Upstart is transforming the lending business
For several decades now, fair isaac‘s (FICO 4.41%) FICO credit scoring system has been the standard for determining consumer creditworthiness. It considers five key factors, including an individual’s repayment history, current debt levels, and the types of loans currently held.
But Upstart Holdings (UPST -13.34%) says those metrics don’t provide the full picture of a person’s ability to repay a loan. The company has built an artificial intelligence algorithm that measures 1,600 data points, including where a potential borrower currently works and his or her education, to generate a more accurate credit score. The algorithm also arrives at a decision instantly 74% of the time, which can save days or weeks of an employee manually generating a credit assessment.
That’s a big win for banks, one of which has ditched FICO scores altogether in favor of this new-age technology. That raises an important point: Upstart’s goal isn’t to write loans itself but rather originate them for its bank partners in exchange for a fee. Typically, this means Upstart holds little to no credit risk, although it recently deviated from this strategy temporarily, which is one reason its stock has failed so steeply.
The company has been conducting research and development for its new automotive lending segment, and it had used $252 million of its own cash by the end of 2021 to make loans to borrowers. By the end of the first quarter of 2022, that figure soared to $597 million as the company struggled to sell the loans to its partners amid difficult credit conditions.
Upstart’s management says it expects this situation will be temporary, and since Upstart originations topped $4.5 billion in the quarter, the $345 million in additional credit risk it absorbed in Q1 represents just 7% of all the loans its algorithm originated.
Upstart’s growth is soaring
Upstart has come a long way from its humble beginnings originating unsecured personal loans, which is a $112 billion annual market opportunity. The company’s 2021 entry into the far more lucrative automotive loan segment opens an addressable market that’s approximately six times larger.
The key to originating the maximum volume of automotive loans is to meet potential borrowers where they make their purchases — inside car dealerships. To accelerate its progress, Upstart acquired car dealer sales software company Prodigy. It has integrated its algorithm into that platform to create what is now called Upstart Auto Retail, a two-in-one sales and lending software that has been adopted by 525 dealerships servicing 35 different auto manufacturers. That’s a whopping 224% jump compared to just a year ago.
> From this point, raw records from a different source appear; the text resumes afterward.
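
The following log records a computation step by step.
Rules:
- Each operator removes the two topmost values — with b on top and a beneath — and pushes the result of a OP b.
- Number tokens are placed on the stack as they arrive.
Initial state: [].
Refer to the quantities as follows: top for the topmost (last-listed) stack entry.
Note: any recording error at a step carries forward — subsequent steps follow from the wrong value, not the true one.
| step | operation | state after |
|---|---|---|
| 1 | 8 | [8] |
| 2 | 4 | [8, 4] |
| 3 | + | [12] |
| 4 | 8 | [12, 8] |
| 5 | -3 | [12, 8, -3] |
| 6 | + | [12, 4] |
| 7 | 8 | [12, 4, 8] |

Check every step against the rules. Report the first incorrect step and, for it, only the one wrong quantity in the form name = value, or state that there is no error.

Step 1: push 8: top = 8 — exactly as logged.
Step 2: push 4: top = 4 — exactly as logged.
Step 3: 8 + 4 = 12 — same as recorded.
Step 4: push 8: top = 8 — matches.
Step 5: push -3: top = -3 — no discrepancy.
Step 6: 8 + -3 = 5 — first mismatch against the log.
First deviation found at step 6; the corrected entry is top = 5.

step 6, top = 5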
This progress helped Upstart to a $310 million revenue result in Q1 2022, an increase of 156% year over year.
But it gets better for Upstart
Upstart has hinted that its eye could be on even larger segments of the lending market. In its presentation for the recent quarter, it highlighted the $644 billion small business lending market and the $4.5 trillion mortgage market. The company hasn’t explicitly outlined plans to enter these businesses, but by mentioning them, it offers some insight into where Upstart might turn for its next phase of growth.
Unfortunately, a predicted slowdown in economic growth caused Upstart to rein in its revenue guidance for 2022. Management expected to generate $1.4 billion, but that was revised down to $1.25 billion; still, it represents a 47% jump compared to the 2021 result of $849 million.
The company is also very profitable, with $2.72 in adjusted earnings per share on a trailing-12-month basis. That places Upstart stock at a price-to-earnings multiple of 18.9, at a 27% discount to the Nasdaq-100 index, which trades at a multiple of 26.
Upstart’s stock price might be down 88.9% from its all-time high of $401, but it has rocketed higher by 77% from its 52-week low point, which was set after its earnings release just two weeks ago. Clearly, some investors still see value in the company, and it’s arguably still very cheap.